What are the challenges you face in this work, especially as a woman manager, maybe also as an indigenous woman manager?

Hazel Mirron

For me, I don't really see a difference between women and men monitors. There might be a little bit of tension in terms of security, but I find they're very well managed when you go to the institution, so I've never really been fearful of going to an institution. I get a little hesitant sometimes when I do go to the institutions as a woman monitor. I'm very mindful that today somebody could be very mean to me in terms of racism. I'm always prepared in how I'm going to respond to something like that.

One thing I will say though as a woman monitor is that, when I'm trying to bring issues and ideas to the forefront, I feel it's exhausting when we always have to give a historical perspective of indigenous ways of knowing and being, and how better indigenous people should be treated. I find we always have to give a historical narrative to the audience, and it's exhausting.

But thankfully I have my experience, so I have a lot of things to draw from when I'm making very sound decisions or if I'm making recommendations, it's coming from a place of experience.
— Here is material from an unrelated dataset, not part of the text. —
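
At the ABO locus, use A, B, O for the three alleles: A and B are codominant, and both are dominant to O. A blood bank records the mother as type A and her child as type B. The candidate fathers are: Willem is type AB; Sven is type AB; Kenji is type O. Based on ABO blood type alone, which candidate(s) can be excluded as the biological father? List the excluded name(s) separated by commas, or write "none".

Kenji

A candidate is excluded only if no genotype consistent with his phenotype could produce a type B child with a type A mother.
Kenji (type O): no genotype consistent with that phenotype can produce a type-B child with a type-A mother.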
When there are decisions discussed for indigenous issues, I really feel strongly that there has to be indigenous representation. Who better than to bring forward these issues than a person that looks the same as these people we're talking about in the institutions. That for me is key.  

Luce Ahouangnimon

How does being an indigenous woman influence how you approach your work and engage with detainees?

Hazel Miron

Being an indigenous woman in this field, it doesn't influence my decisions, it doesn't influence how I'm going to treat Indigenous people or the non-indigenous people. I look at them all fairly.

But with being indigenous, I'm able to share with the women some of my own experiences. And I do that without oversharing. I know what to share, I know what is helpful and I can pick from my experience, something that may have happened in my life to show them that I'm human, that I am someone that had challenges as well. And I always encourage them to embrace their indigeneity, to embrace themselves as women.
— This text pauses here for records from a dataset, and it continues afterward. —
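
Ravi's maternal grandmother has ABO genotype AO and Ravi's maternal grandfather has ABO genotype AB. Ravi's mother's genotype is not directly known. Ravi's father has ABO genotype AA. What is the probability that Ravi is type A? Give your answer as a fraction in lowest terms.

Ravi's mother's ABO genotype from AO × AB: 1/4 AA, 1/4 AB, 1/4 AO, 1/4 BO.
Crossing each possibility with the father AA and summing P(type A): 1/4·1 + 1/4·1/2 + 1/4·1 + 1/4·1/2 = 3/4.

3/4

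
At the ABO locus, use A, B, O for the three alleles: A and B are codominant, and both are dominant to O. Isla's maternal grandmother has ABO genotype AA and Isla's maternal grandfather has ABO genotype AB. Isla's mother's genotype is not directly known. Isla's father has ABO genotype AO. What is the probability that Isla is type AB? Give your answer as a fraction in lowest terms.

Isla's mother's ABO genotype from AA × AB: 1/2 AA, 1/2 AB.
Crossing each possibility with the father AO and summing P(type AB): 1/2·0 + 1/2·1/4 = 1/8.

1/8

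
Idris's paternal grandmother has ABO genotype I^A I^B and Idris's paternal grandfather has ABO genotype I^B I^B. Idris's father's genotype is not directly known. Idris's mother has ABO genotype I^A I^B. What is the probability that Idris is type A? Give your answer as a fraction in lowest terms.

1/8

Idris's father's ABO genotype from I^A I^B × I^B I^B: 1/2 I^A I^B, 1/2 I^B I^B.
Crossing each possibility with the mother I^A I^B and summing P(type A): 1/2·1/4 + 1/2·0 = 1/8.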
So with that, given my cultural credentials, I can say, "Do you know what? I know." So when I tell them ‘I know’, it puts them at ease and better able to share what they're going through because I have an understanding of their lived experience, their ways of knowing, their ways of being, their connection to their family, and their relatives, and their kinship ties and all those wonderful things that they have. 

And  knowing my culture as an indigenous woman, I think I'm able to engage them because I share openly about my cultural knowledge. I share openly about the white world knowledge, my credentials in the white world and in the Indigenous world. So I'm better able to talk to them from a different vantage point. So that's really made the difference for me in my role as a woman monitor, and a woman indigenous monitor. 

Luce Ahouangnimon

Thank you so much, Hazel. And that leads us to our last question, which is also related. What successes have you seen? And what gives you hope?

Hazel Miron

I'm very hopeful when I see more indigenous staff, when I've had an opportunity to come across a correctional manager who was indigenous. I was really happy to feel the same passion and drive that she had as I did to make a difference for indigenous people. I had an opportunity to sit with an indigenous assistant warden intervention and an assistant warden of operations. There was two of them at a high-level position, and an indigenous senior investigator. The three of us were talking and you could feel the teamwork, you could feel the sincerity and the desire to really help indigenous people while incarcerated.

I think having Elders in the institution is paramount. One of the things that I'm hearing through my work is that we're getting a shortage of Elders. So I'm hoping that we can find more Elders because the institutions really need their assistance. It makes a big difference for not only indigenous detainees, but for the non-indigenous detainees as well.

Luce Ahouangnimon

Hazel Miron is Senior Investigator with Canada’s Office of the Correctional Investigator.

We hope you enjoyed this episode of Perspectives. We’ll be back soon with another episode.